Denn das Grundstück wurde durch das einvernehmliche Auflösen des Baurechtsvertrags wieder für die Gemeinde verfügbar. Als die Kommandanten der drei Wehren der Kurstadt davon erfahren hatten, setzten sich sich sofort zusammen. Dabei kamen sie rasch zu dem Ergebnis, dass man sich im Rathaus für einen Neubau der Zentrale der Feuerwehr Baden-Stadt in der Fabriksgasse starkmache. Dieser Schritt würde die Wehren in Baden generell aufwerten und sei sinnvoll, sind sich die Florianis großteils einig.
Dringender Handlungsbedarf
Denn es herrsche dringender Handlungsbedarf.
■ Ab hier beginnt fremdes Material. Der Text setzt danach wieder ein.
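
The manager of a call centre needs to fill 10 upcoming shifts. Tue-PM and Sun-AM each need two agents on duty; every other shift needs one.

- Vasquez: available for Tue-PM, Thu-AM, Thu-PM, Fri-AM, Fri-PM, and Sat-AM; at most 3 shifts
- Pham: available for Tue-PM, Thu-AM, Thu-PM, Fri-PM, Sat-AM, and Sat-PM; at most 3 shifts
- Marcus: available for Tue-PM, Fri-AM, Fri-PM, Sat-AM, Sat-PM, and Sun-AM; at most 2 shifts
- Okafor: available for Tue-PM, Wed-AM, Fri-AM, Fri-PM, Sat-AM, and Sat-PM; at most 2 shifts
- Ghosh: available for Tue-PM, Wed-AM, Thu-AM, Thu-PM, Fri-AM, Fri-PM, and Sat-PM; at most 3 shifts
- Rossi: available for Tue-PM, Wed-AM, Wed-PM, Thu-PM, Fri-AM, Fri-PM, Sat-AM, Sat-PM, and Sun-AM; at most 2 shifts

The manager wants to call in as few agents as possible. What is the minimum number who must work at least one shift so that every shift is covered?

5

12 slots to fill and no one can take more than 3, so at least ⌈12/3⌉ = 4 agents are needed.
Any 4 agents together have capacity at most 3+3+3+2 = 11 < 12 slots, so 4 can never suffice.
Vasquez, Pham, Marcus, Okafor, and Rossi alone can cover everything: Tue-PM→Marcus+Okafor, Wed-AM→Okafor, Wed-PM→Rossi, Thu-AM→Vasquez, Thu-PM→Vasquez, Fri-AM→Vasquez, Fri-PM→Pham, Sat-AM→Pham, Sat-PM→Pham, Sun-AM→Marcus+Rossi.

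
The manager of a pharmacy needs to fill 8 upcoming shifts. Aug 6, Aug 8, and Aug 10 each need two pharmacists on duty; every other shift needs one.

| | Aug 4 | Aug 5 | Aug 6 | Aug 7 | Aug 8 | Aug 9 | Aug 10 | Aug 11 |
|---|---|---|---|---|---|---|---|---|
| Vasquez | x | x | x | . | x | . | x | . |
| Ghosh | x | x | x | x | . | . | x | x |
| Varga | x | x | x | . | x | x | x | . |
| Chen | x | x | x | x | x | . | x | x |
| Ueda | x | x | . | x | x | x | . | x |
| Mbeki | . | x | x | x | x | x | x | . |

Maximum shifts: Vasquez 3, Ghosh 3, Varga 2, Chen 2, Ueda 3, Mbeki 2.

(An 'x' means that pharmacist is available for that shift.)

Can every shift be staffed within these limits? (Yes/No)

Yes

One valid schedule: Aug 4→Vasquez, Aug 5→Vasquez, Aug 6→Vasquez+Ghosh, Aug 7→Ghosh, Aug 8→Varga+Chen, Aug 9→Varga, Aug 10→Chen+Mbeki, Aug 11→Ghosh.
Loads: Vasquez 3/3, Ghosh 3/3, Varga 2/2, Chen 2/2, Ueda 0/3, Mbeki 1/2 — all within limits.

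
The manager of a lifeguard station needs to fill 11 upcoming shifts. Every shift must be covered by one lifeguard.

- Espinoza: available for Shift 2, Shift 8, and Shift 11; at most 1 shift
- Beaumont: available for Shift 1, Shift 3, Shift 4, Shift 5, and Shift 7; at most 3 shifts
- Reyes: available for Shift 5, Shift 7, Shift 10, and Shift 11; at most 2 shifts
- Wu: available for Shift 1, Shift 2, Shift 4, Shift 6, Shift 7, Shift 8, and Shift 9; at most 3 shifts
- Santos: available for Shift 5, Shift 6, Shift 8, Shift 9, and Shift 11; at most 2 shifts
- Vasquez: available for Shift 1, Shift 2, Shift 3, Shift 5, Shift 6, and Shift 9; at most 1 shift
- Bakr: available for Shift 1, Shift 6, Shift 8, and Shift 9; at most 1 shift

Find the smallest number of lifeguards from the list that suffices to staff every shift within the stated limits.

11 slots to fill and no one can take more than 3, so at least ⌈11/3⌉ = 4 lifeguards are needed.
Any 4 lifeguards together have capacity at most 3+3+2+2 = 10 < 11 slots, so 4 can never suffice.
Espinoza, Beaumont, Reyes, Wu, and Santos alone can cover everything: Shift 1→Beaumont, Shift 2→Espinoza, Shift 3→Beaumont, Shift 4→Beaumont, Shift 5→Reyes, Shift 6→Wu, Shift 7→Wu, Shift 8→Santos, Shift 9→Wu, Shift 10→Reyes, Shift 11→Santos.

5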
Die immer größer werdenden Fahrzeuge sorgen für enorme Platzprobleme, zudem sind Garderoben und Sanitärräume nicht mehr zeitgemäß.
Die Einigkeit und geschlossene Vorgehensweise bei den drei Feuerwehren freut auch die politische Spitze Badens. „Wir sehen einem konstruktiven Planungsprozess entgegen“, heißt es aus dem Rathaus. Einen konkreten Zeitplan gebe es aber noch nicht.
Lob für die Feuerwehr
Kurios: Im Zuge der Vorgespräche stellte man fest, dass die historisch gewachsene Einteilung der Badener Wehren nie vom Gemeinderat beschlossen wurde. Die Festlegung der Rayons soll nun bei der November-Sitzung nachgeholt werden. „Schön, dass das auch ohne Beschluss bislang so gut funktioniert hat“, lobt man die Florianis.